Photography by Dennis Stock
Une marque littéraire faite de singularité
(Par Hella Ahmed) Et pourquoi ce poison sans façons dans du mièvre coulant et la platitude de la relance des mêmes justifications? Se justifier, c’est avouer, ou serait-ce une pêche à la consolation, comme la morsure d’un besoin viscéral, cette réclame d’un moi qui ne cesse de se dire pour tout avaler et encore et toujours se faire pardonner?
On est blanche à enterrer les vivants quand on (se délire) la mission de mater la créature pétillante de son obsession. Elle est malgré elle choisie, cette adversaire ciblée à contrôler, ce puit sans fin à vider, l’infiniment beau à fragmenter pour se remplir de ses parcelles d’identité, puis faire gicler une présence exagérée. La symphonie tournée en un silence sonore que l’on croirait pouvoir fabriquer à partir de ce qui a depuis longtemps su chanter est croyez-le bien éternelle, elle en fera de plus belles, de bien réelles. Elle charmera le ciel.

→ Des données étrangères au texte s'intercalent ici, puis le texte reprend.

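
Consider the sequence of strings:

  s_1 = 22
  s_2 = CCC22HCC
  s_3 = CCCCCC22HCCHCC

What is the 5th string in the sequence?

s(k+1) = CCC·s(k)·HCC, so each term gains CCC as a prefix and HCC as a suffix.
From CCCCCC22HCCHCC, 2 further steps: CCCCCC22HCCHCC → CCCCCCCCC22HCCHCCHCC → (answer).

CCCCCCCCCCCC22HCCHCCHCCHCC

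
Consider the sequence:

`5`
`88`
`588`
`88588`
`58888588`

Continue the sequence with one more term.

8858858888588

Each term (from the third on) is the two preceding terms concatenated in order: term 3 = 5·88 = 588.
Continuing: 88588 · 58888588 gives term 6.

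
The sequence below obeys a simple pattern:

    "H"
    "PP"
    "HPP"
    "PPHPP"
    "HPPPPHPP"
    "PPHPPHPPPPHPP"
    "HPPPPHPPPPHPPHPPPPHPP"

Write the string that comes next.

This is a Fibonacci-style word recurrence s(k) = s(k−2)·s(k−1): e.g. H·PP = HPP.
The next term joins PPHPPHPPPPHPP and HPPPPHPPPPHPPHPPPPHPP.

PPHPPHPPPPHPPHPPPPHPPPPHPPHPPPPHPP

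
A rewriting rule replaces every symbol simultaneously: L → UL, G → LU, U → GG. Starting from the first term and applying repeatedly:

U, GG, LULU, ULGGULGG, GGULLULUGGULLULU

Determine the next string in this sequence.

Replace each of the 16 characters of GGULLULUGGULLULU in place — LU LU GG UL UL GG UL GG LU LU GG UL UL GG UL GG — and concatenate.

LULUGGULULGGULGGLULUGGULULGGULGG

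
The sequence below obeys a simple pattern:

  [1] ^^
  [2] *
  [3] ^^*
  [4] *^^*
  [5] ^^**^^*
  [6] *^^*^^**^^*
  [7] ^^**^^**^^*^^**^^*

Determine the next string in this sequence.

Each term (from the third on) is the two preceding terms concatenated in order: term 3 = ^^·* = ^^*.
So term 8 is *^^*^^**^^*·^^**^^**^^*^^**^^*.

*^^*^^**^^*^^**^^**^^*^^**^^*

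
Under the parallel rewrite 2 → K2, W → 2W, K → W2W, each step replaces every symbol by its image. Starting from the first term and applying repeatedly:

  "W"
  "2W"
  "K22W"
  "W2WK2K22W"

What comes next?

Rewriting each symbol of W2WK2K22W: W→2W, 2→K2, W→2W, K→W2W, 2→K2, K→W2W, 2→K2, 2→K2, W→2W, which concatenates to 2W K2 2W W2W K2 W2W K2 K2 2W.

2WK22WW2WK2W2WK2K22W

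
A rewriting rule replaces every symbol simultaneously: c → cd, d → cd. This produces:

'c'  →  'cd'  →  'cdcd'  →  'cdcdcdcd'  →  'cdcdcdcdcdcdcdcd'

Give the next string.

Replace each of the 16 characters of cdcdcdcdcdcdcdcd in place — cd cd cd cd cd cd cd cd cd cd cd cd cd cd cd cd — and concatenate.

cdcdcdcdcdcdcdcdcdcdcdcdcdcdcdcd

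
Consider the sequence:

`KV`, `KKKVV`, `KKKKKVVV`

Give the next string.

KKKKKKKVVVV

Term n consists of 2n-1 K's, followed by n V's (n = 1, 2, …).
Setting n = 4 gives 7, 4 characters in each block.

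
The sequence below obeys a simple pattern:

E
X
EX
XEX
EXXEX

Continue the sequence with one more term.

XEXEXXEX

Each term (from the third on) is the two preceding terms concatenated in order: term 3 = E·X = EX.
Continuing: XEX · EXXEX gives term 6.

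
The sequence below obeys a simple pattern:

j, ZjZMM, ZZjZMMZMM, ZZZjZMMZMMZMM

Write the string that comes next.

s(k+1) = Z·s(k)·ZMM, so each term gains Z as a prefix and ZMM as a suffix.
Applying this once more to ZZZjZMMZMMZMM:

ZZZZjZMMZMMZMMZMM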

Rien de saccadé, rien de forcé! Quant à moi, ma pièce originale vient de mon sang pour se monter comme une nuit étoilée qui raconte des années lumières. Elle se tisse de mots de toutes les couleurs! Ces coquillages, mes mots, jaillissent d’un fond singulier, ce plein de mes expériences personnelles, mon intime sans leurs amertumes, mes ruines à collectionner comme dans un musée, et c’est par amour pour la femme que je suis que je ne compte que mes propres dits, que je ne compte que sur mes propres vies. Je doute, je pense et j’écris.

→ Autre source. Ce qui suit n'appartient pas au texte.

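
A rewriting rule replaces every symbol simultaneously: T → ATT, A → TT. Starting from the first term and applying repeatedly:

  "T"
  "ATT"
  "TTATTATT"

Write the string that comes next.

ATTATTTTATTATTTTATTATT

Expanding TTATTATT: T→ATT, T→ATT, A→TT, T→ATT, T→ATT, A→TT, T→ATT, T→ATT. Concatenated: ATT ATT TT ATT ATT TT ATT ATT.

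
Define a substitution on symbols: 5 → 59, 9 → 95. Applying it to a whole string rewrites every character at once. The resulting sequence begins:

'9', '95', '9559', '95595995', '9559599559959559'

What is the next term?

Replace each of the 16 characters of 9559599559959559 in place — 95 59 59 95 59 95 95 59 59 95 95 59 95 59 59 95 — and concatenate.

95595995599595595995955995595995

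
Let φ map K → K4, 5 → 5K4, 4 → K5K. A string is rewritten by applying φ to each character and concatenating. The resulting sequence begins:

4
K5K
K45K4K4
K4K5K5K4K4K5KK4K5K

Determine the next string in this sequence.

Rewriting the 18 symbols of K4K5K5K4K4K5KK4K5K one by one yields K4 K5K K4 5K4 K4 5K4 K4 K5K K4 K5K K4 5K4 K4 K4 K5K K4 5K4 K4; concatenated:

K4K5KK45K4K45K4K4K5KK4K5KK45K4K4K4K5KK45K4K4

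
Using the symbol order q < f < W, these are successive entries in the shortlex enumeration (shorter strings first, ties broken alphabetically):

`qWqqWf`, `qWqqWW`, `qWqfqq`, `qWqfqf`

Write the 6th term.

qWqffq

Stepping forward 2 times from qWqfqf: qWqfqf → qWqfqW, then the target.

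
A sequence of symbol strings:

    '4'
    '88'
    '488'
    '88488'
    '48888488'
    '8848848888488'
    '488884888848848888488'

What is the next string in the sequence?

From term 3 onward, concatenate the second-to-last term with the last: 4·88 = 488, 88·488 = 88488, …
The next term joins 8848848888488 and 488884888848848888488.

8848848888488488884888848848888488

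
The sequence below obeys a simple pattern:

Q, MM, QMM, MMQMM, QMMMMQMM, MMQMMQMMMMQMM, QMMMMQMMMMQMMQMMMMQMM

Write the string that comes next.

This is a Fibonacci-style word recurrence s(k) = s(k−2)·s(k−1): e.g. Q·MM = QMM.
The next term joins MMQMMQMMMMQMM and QMMMMQMMMMQMMQMMMMQMM.

MMQMMQMMMMQMMQMMMMQMMMMQMMQMMMMQMM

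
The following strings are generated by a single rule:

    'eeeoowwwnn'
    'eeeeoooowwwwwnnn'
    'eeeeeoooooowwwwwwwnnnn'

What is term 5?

Term n consists of n+2 e's, followed by 2n o's, followed by 2n+1 w's, followed by n+1 n's (n = 1, 2, …).
At n = 5 the blocks have lengths 7, 10, 11, 6.

eeeeeeeoooooooooowwwwwwwwwwwnnnnnn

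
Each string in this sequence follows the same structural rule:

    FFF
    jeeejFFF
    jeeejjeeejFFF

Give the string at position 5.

The strings grow by a fixed prefix jeeej each time.
From jeeejjeeejFFF, 2 further steps: jeeejjeeejFFF → jeeejjeeejjeeejFFF → (answer).

jeeejjeeejjeeejjeeejFFF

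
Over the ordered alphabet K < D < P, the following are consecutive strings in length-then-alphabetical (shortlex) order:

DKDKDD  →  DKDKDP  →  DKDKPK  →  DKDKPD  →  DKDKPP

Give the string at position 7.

DKDDKD

Continuing the enumeration 2 steps past DKDKPP: DKDKPP → DKDDKK → (answer).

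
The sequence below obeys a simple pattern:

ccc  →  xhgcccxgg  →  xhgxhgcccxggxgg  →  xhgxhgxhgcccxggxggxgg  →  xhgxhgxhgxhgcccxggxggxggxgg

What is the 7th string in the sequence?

s(k+1) = xhg·s(k)·xgg, so each term gains xhg as a prefix and xgg as a suffix.
From xhgxhgxhgxhgcccxggxggxggxgg, 2 further steps: xhgxhgxhgxhgcccxggxggxggxgg → xhgxhgxhgxhgxhgcccxggxggxggxggxgg → (answer).

xhgxhgxhgxhgxhgxhgcccxggxggxggxggxggxgg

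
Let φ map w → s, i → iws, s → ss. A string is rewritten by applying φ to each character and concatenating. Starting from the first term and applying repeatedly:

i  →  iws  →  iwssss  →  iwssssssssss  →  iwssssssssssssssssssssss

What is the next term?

φ(iwssssssssssssssssssssss) expands symbol-by-symbol to iws s ss ss ss ss ss ss ss ss ss ss ss ss ss ss ss ss ss ss ss ss ss ss; joining the 24 pieces gives the next term.

iwssssssssssssssssssssssssssssssssssssssssssssss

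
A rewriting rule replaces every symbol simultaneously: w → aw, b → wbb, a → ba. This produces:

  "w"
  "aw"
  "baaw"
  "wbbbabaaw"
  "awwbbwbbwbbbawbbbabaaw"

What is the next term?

Applying the rule to each of the 22 symbols of awwbbwbbwbbbawbbbabaaw gives the pieces ba aw aw wbb wbb aw wbb wbb aw wbb wbb wbb ba aw wbb wbb wbb ba wbb ba ba aw, which concatenate to the answer.

baawawwbbwbbawwbbwbbawwbbwbbwbbbaawwbbwbbwbbbawbbbabaaw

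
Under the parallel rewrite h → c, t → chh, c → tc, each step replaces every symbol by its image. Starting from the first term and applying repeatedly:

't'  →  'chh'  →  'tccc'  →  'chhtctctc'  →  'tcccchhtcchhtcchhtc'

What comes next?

Rewriting the 19 symbols of tcccchhtcchhtcchhtc one by one yields chh tc tc tc tc c c chh tc tc c c chh tc tc c c chh tc; concatenated:

chhtctctctcccchhtctcccchhtctcccchhtc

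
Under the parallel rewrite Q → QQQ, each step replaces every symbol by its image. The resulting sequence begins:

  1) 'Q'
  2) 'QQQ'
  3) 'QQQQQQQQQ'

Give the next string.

Apply φ to QQQQQQQQQ symbol by symbol: Q→QQQ, Q→QQQ, Q→QQQ, Q→QQQ, Q→QQQ, Q→QQQ, Q→QQQ, Q→QQQ, Q→QQQ; joined: QQQ QQQ QQQ QQQ QQQ QQQ QQQ QQQ QQQ.

QQQQQQQQQQQQQQQQQQQQQQQQQQQ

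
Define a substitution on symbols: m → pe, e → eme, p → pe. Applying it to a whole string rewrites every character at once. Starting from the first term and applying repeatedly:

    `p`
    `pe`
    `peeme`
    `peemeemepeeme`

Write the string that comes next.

Applying the rule to each of the 13 symbols of peemeemepeeme gives the pieces pe eme eme pe eme eme pe eme pe eme eme pe eme, which concatenate to the answer.

peemeemepeemeemepeemepeemeemepeeme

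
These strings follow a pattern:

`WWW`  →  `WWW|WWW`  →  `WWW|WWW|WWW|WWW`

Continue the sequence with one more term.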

Être soi, c’est respecter l’autre en ne prétendant pas être lui, en n’en faisant pas un éclat à se greffer pour se faire remarquer! Je ne me voilerai pas à corrompre mon univers avec leur je ne sais quoi, j’aime ma soie. Je ne pardonne pas à qui ne respecte pas mon champ de saveurs à moi. Qu’il s’écrase au loin, je ne regarderai même pas ce que je n’aime pas. J’ai renoncé à renoncer il y a bien plus longtemps que vous ne puissiez l’imaginer. Avant la naissance de la violence sournoise, avant l’intrusion des prétentions à profusion, c’était déjà au temps des coups de bâton et de la dissociation, des cris du corps et des angoisses pâles qui revenaient en rafales, de la vertigineuse peur sale.

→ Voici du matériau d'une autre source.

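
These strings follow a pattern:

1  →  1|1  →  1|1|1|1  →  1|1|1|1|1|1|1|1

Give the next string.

1|1|1|1|1|1|1|1|1|1|1|1|1|1|1|1

Each string is two copies of the previous one joined by '|'.
One more doubling of 1|1|1|1|1|1|1|1 gives the answer.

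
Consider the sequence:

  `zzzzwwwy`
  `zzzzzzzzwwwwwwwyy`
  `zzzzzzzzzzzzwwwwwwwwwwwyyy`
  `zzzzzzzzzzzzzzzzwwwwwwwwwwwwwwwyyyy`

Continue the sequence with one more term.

Each string has the form z^{4n} w^{4n-1} y^{n} (n = 1, 2, …).
At n = 5 the blocks have lengths 20, 19, 5.

zzzzzzzzzzzzzzzzzzzzwwwwwwwwwwwwwwwwwwwyyyyy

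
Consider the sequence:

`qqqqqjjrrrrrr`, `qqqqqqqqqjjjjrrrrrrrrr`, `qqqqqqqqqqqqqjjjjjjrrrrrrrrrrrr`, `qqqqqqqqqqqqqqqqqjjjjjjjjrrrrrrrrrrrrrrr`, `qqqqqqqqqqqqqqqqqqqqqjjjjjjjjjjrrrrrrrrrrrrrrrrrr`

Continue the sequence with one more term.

Each string has the form q^{4n+1} j^{2n} r^{3n+3} (n = 1, 2, …).
For the next term, n = 6, so the run lengths are 25, 12, 21.

qqqqqqqqqqqqqqqqqqqqqqqqqjjjjjjjjjjjjrrrrrrrrrrrrrrrrrrrrr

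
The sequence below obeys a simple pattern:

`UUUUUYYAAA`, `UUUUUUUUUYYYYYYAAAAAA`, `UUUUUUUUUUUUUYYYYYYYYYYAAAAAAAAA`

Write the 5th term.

Each string has the form U^{4n+1} Y^{4n-2} A^{3n} (n = 1, 2, …).
For term 5, n = 5, so the run lengths are 21, 18, 15.

UUUUUUUUUUUUUUUUUUUUUYYYYYYYYYYYYYYYYYYAAAAAAAAAAAAAAA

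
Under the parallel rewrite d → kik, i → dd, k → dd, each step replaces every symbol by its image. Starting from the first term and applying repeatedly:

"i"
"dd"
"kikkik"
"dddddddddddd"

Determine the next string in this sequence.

Rewriting each symbol of dddddddddddd: d→kik, d→kik, d→kik, d→kik, d→kik, d→kik, d→kik, d→kik, d→kik, d→kik, d→kik, d→kik, which concatenates to kik kik kik kik kik kik kik kik kik kik kik kik.

kikkikkikkikkikkikkikkikkikkikkikkik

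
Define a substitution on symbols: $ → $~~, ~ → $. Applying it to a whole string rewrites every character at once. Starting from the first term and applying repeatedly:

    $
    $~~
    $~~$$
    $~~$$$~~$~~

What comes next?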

Je me soutiens, je me contiens, je me tiens et je me retiens, je me livre et j’écris moi-même mes livres, mes poèmes et les folles paroles d’un « je t’aime ». Je ne professe pas la lumière des dieux pour créer la peine et en faire une rengaine. Le sadisme du graphique cru, l’occasion de dire ce qui ne se dit pas en prétendant dire ce qui devrait être dit, non, merci! Devrais-je lire ou éviter ce pire? La question ne se pose même plus, je dis non et ma guerre est gagnée contre le vice, contre l’illumination théâtralisée, la redondance de ce qui n’a rien de sacré, dévoilé voilé. J’ai presque perdu de vue la littérature sous ces tristes ratures et petites signatures.
Ma guerre je l’ai gagnée contre le non-dit, car j’ai hissé mon drapeau sur mon dos, le pare-chocs de mon âme, de ma vérité, de mon unicité. La robe de mes rêves, cette lumière que j’adore porter. Je n’ai rien à envier, rien à trafiquer, c’est de mes mains que je crée, je peux mourir fière de n’avoir jamais trompé les bonnes âmes qui m’ont jadis aimée! Contre les armées d’un narcisse ressuscité, j’ai gagné, je suis celle qui a renoncé à renoncer, qui a confirmé sa marque littérature faite de singularité. En tournant le dos aux incomplets qui ont béni la honte pour prétendre, j’ai renoncé à renoncer. Leur guerre, je l’ai gagnée.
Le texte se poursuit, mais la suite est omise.